Tuesday, January 19, 2021
* noted as presenting author
Katherine Marçal, PhD, Assistant Professor, University of Nevada, Las Vegas, Las Vegas, NV
Background and Purpose: Healthy adolescent development depends upon a stable home base from which youth can explore their identities, take calculated risks, and fail without catastrophic consequences. Close, consistent relationships with supportive adults are crucial during this developmental period, and caregiver mental health is thus an influential factor in promoting adolescent well-being. Prior research has linked maternal depression to a range of consequences for children, but evidence on adverse outcomes for adolescents is less extensive. Behavioral and emotional functioning are key indicators of adolescent well-being, but the impacts of maternal depression on adolescent delinquency and depression are not fully understood. Furthermore, the role of adverse parenting in mediating these relationships remains elusive. Illuminating the pathways from maternal mental health to adolescent behavioral and emotional functioning via harsh parenting may offer important insights into leverage points for maltreatment prevention and intervention The present study leveraged a large, longitudinal survey of families across the U.S. to investigate whether harsh parenting mediated the links between maternal depression and adolescent delinquency and depression.

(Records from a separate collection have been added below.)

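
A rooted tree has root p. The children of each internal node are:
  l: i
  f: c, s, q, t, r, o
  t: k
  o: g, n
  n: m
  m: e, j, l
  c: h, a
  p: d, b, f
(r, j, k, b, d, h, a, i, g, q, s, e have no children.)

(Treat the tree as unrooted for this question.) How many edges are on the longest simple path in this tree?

7

A longest path is i – l – m – n – o – f – c – a, with 7 edges.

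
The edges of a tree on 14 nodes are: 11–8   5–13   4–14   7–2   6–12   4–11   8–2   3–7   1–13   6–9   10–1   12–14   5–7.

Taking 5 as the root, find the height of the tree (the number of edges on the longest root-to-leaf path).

A deepest node is 9, reached by 5-7-2-8-11-4-14-12-6-9.
That path has 9 edges, so the height is 9.

9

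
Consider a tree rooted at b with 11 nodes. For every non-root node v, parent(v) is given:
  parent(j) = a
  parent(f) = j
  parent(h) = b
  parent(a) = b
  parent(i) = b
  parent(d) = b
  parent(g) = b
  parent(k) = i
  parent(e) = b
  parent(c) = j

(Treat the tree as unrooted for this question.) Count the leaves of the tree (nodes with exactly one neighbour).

Exactly 7 nodes have a single neighbour: c, d, e, f, g, h, k.

7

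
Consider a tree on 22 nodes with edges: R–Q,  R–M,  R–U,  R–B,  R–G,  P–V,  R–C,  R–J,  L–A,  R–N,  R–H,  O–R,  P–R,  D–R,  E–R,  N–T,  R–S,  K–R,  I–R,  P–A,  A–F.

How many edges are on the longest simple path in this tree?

Starting from L, a farthest node is T at distance 5.
One longest path: L - A - P - R - N - T.
So the diameter is 5.

5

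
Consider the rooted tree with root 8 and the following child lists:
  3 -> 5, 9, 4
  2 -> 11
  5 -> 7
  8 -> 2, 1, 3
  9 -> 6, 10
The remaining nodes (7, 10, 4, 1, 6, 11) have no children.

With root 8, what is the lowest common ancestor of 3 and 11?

Ancestors of 3 (toward the root): 3, 8.
Ancestors of 11: 11, 2, 8.
The deepest node appearing in both lists is 8.

8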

Methods: Data came from the Fragile Families and Child Well-being Study, a national longitudinal survey of families with children born in large U.S. cities 1998-2000. The analytic sample was limited families in which mother’s had at custody of the child at least half the time (N = 2,719). Structural equation modeling with latent variables tested estimated a measurement model using confirmatory factor analysis and a structural model testing direct and indirect pathways. Coefficients for indirect effects were calculated as the product of each individual path. Standard errors for indirect effects were calculated using Sobel’s test to determine statistical significance. Chi-square, RMSEA, CFI, and SRMR values assessed fit of the final structural model. Missing data were handled using full information maximum likelihood (FIML).

Results: Mothers’ self-reported physical and psychological aggression were low on average when children were nine years old, though psychological aggression occurred more frequently than physical. Average levels of teen delinquency hovered between 1 and 2 on 4-point Likert-type scales assessing frequency. Both the measurement (RMSEA = 0.02, CFI = 0.97, SRMR = 0.03) and structural models (RMSEA = 0.03, CFI = 0.92, SRMR = 0.04). Maternal depression was directly associated with adolescent depression (β = 0.04, p < 0.05), and indirectly associated with adolescent delinquency via psychological aggression in parenting (β = 0.03, p < 0.05). Physical aggression in parenting did not mediate links between maternal depression and either adolescent outcome.

Conclusions and Implications: Findings provide insights into the parent-level drivers of adolescent emotional and behavioral outcomes. Maternal depression is linked directly with adolescent depression, and indirectly with adolescent delinquency. Understanding the pathways driving maladaptive adolescent outcomes highlight areas for future research as well as opportunities for prevention and intervention among at-risk families. Screening for maternal depression and providing parenting support to vulnerable families offers promise for preventing maltreatment and supporting healthy adolescent development.